Vampirisme et cinéma

Au passage, le scénariste [de Nosferatu] tire parti d’idées liées au thème des vampires, mais étrangères au roman de Stoker. Ainsi [du] piège tendu par l’héroïne au comte lorsqu’elle le retient sur son sein jusqu’à l’aube, pour que la lumière du jour vienne le détruire à tout jamais.
Traitée par Murnau quasi en ombres chinoises, cette scène approche au plus près le lien profond qui unit le personnage de Nosferatu au cinéma lui-même : le comte est un fantôme, une ombre, un jeu fragile de lumière et d’obscurité, qu’une surexposition excessive réduit à néant.

[…]

Lorsque le jeune homme réside au château de Dracula, au début du récit, il laisse voir au comte une photo de sa jeune épouse. Le comte semble fasciné et, aussitôt, signe les documents entérinant son voyage. Emprunté à la littérature classique, ce thème d’une image qui ensorcelle apparaît au cinéma dès Naissance d’une nation (Griffith, 1915).

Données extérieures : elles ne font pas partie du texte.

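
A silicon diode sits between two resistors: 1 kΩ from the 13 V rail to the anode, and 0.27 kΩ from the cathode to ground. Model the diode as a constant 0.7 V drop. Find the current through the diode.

The two resistors are in series with the diode, so KVL gives 13 = I·1 + 0.7 + I·0.27.
I = (13 − 0.7) / (1 + 0.27) kΩ = 12.3 / 1.27 = 9.69 mA.

I ≈ 9.7 mA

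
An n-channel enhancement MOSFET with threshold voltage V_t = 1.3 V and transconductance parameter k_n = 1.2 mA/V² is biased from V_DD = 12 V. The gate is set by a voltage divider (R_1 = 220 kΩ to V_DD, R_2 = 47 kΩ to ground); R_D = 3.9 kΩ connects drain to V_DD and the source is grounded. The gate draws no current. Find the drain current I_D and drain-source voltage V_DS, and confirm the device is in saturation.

I_D ≈ 0.4 mA, V_DS ≈ 10 V

V_G = V_DD·R_2/(R_1+R_2) = 12×47/267 = 2.11 V. With the source grounded, V_GS = V_G = 2.11 V.
Assume saturation: I_D = (k_n/2)(V_GS − V_t)² = (1.2/2)×(2.11 − 1.3)² = 0.6×0.812² = 0.396 mA.
V_DS = V_DD − I_D·R_D = 12 − 0.396×3.9 = 10.5 V.
Saturation requires V_DS ≥ V_GS − V_t = 0.812 V; 10.5 ≥ 0.812 ✓.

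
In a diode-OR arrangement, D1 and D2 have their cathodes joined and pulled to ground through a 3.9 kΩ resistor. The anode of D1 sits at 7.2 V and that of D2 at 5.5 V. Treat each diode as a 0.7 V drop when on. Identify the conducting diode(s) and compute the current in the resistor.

Assume both conduct. Then node N would need to be at both 7.2−0.7 = 6.5 V and 5.5−0.7 = 4.8 V, which is impossible.
Assume only D1 conducts: V_N = 7.2 − 0.7 = 6.5 V, so I_R = 6.5/3.9 = 1.67 mA.
Check D2: its anode-to-cathode voltage is 5.5 − 6.5 = -1 V < 0.7 V, so it is off. The assumption is consistent.

Only D1 conducts; I_R ≈ 1.7 mA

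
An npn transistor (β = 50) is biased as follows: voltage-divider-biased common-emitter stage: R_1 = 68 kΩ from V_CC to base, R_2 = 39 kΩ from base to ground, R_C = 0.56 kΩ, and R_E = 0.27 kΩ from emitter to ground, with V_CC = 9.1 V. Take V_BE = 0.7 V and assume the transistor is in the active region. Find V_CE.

Thevenize the base divider: V_Th = V_CC·R_2/(R_1+R_2) = 9.1×39/107 = 3.32 V, R_Th = R_1‖R_2 = 24.8 kΩ.
Base-emitter loop: V_Th = I_B·R_Th + V_BE + (β+1)I_B·R_E, so I_B = (3.32 − 0.7) / (24.8 + 51×0.27) = 0.0679 mA.
I_C = β·I_B = 50×0.0679 = 3.39 mA, and I_E = (β+1)I_B = 3.46 mA.
V_CE = V_CC − I_C·R_C − I_E·R_E = 9.1 − 3.39×0.56 − 3.46×0.27 = 6.26 V.
V_CE = 6.26 V > 0.2 V confirms active-region operation.

V_CE ≈ 6.3 V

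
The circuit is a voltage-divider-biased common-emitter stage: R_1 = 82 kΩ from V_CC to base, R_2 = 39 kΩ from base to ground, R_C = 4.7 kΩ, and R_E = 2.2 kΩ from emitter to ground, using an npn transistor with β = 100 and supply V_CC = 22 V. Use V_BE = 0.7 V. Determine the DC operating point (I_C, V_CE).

I_C ≈ 2.6 mA, V_CE ≈ 4.2 V

Thevenize the base divider: V_Th = V_CC·R_2/(R_1+R_2) = 22×39/121 = 7.09 V, R_Th = R_1‖R_2 = 26.4 kΩ.
Base-emitter loop: V_Th = I_B·R_Th + V_BE + (β+1)I_B·R_E, so I_B = (7.09 − 0.7) / (26.4 + 101×2.2) = 0.0257 mA.
I_C = β·I_B = 100×0.0257 = 2.57 mA, and I_E = (β+1)I_B = 2.6 mA.
V_CE = V_CC − I_C·R_C − I_E·R_E = 22 − 2.57×4.7 − 2.6×2.2 = 4.21 V.
V_CE = 4.21 V > 0.2 V confirms active-region operation.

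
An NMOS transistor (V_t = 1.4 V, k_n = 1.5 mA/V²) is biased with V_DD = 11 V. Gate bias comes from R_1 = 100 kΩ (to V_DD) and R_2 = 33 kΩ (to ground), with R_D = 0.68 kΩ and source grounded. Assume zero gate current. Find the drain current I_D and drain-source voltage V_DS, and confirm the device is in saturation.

V_G = V_DD·R_2/(R_1+R_2) = 11×33/133 = 2.73 V. With the source grounded, V_GS = V_G = 2.73 V.
Assume saturation: I_D = (k_n/2)(V_GS − V_t)² = (1.5/2)×(2.73 − 1.4)² = 0.75×1.33² = 1.33 mA.
V_DS = V_DD − I_D·R_D = 11 − 1.33×0.68 = 10.1 V.
Saturation requires V_DS ≥ V_GS − V_t = 1.33 V; 10.1 ≥ 1.33 ✓.

I_D ≈ 1.3 mA, V_DS ≈ 10 V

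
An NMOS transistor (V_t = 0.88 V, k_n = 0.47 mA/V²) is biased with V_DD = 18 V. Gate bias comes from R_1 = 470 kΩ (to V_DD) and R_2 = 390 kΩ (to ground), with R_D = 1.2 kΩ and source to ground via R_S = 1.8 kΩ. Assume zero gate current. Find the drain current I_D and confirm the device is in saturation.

I_D ≈ 2.3 mA

V_G = V_DD·R_2/(R_1+R_2) = 18×390/860 = 8.16 V.
Assume saturation: I_D = (k_n/2)(V_GS − V_t)² with V_GS = V_G − I_D·R_S = 8.16 − 1.8·I_D.
Substituting gives 0.761·I_D² − 7.16·I_D + 12.5 = 0, with roots I_D = 2.31 or 7.1 mA.
The root I_D = 7.1 mA gives V_GS = -4.62 V ≤ V_t, so take I_D = 2.31 mA.
Then V_GS = 4.01 V and V_DS = V_DD − I_D(R_D+R_S) = 18 − 2.31×3 = 11.1 V.
Saturation requires V_DS ≥ V_GS − V_t = 3.13 V; 11.1 ≥ 3.13 ✓.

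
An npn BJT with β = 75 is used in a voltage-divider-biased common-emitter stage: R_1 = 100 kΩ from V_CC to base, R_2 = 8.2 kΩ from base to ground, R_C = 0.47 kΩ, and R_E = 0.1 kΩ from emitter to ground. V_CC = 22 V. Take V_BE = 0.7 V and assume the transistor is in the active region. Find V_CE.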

Il reviendra d’une façon lancinante dans de nombreux films parmi lesquels Vertigo (Hitchcock, 1958) occupe évidemment une place centrale. Ce motif — comme celui de la lumière mortifère — désigne dans Nosferatu un lien essentiel entre le cinéma et les vampires : le pouvoir de l’un comme de l’autre tient au mystère des images, à leur pouvoir magique. Le jeune homme garde sur son cœur l’image sa bien-aimée. Apercevant cette « ombre portée » de l’amour, Dracula la convoite, l’identifie comme une proie. Dans les Cicatrices de Dracula (1970), un des derniers soubresauts des productions de série de la Hammer, on retrouvera un serviteur de Dracula qui tombe amoureux d’une jeune femme pour l’avoir aperçue sur une photographie. […] Au cinéma aussi, le spectateur identifie ses proies, les suit à la trace, se projette dans leur conquête, jusqu’à ce qu’elles meurent, quand on rallume les lumières dans la salle. Le spectateur conquérant s’éteint alors un peu lui-même, meurt en tant que corps désirant, sauf à hanter d’autres salles obscures.

Olivier Smolders, Nosferatu contre Dracula.
Les Impressions Nouvelles, « la Fabrique des héros », 2019.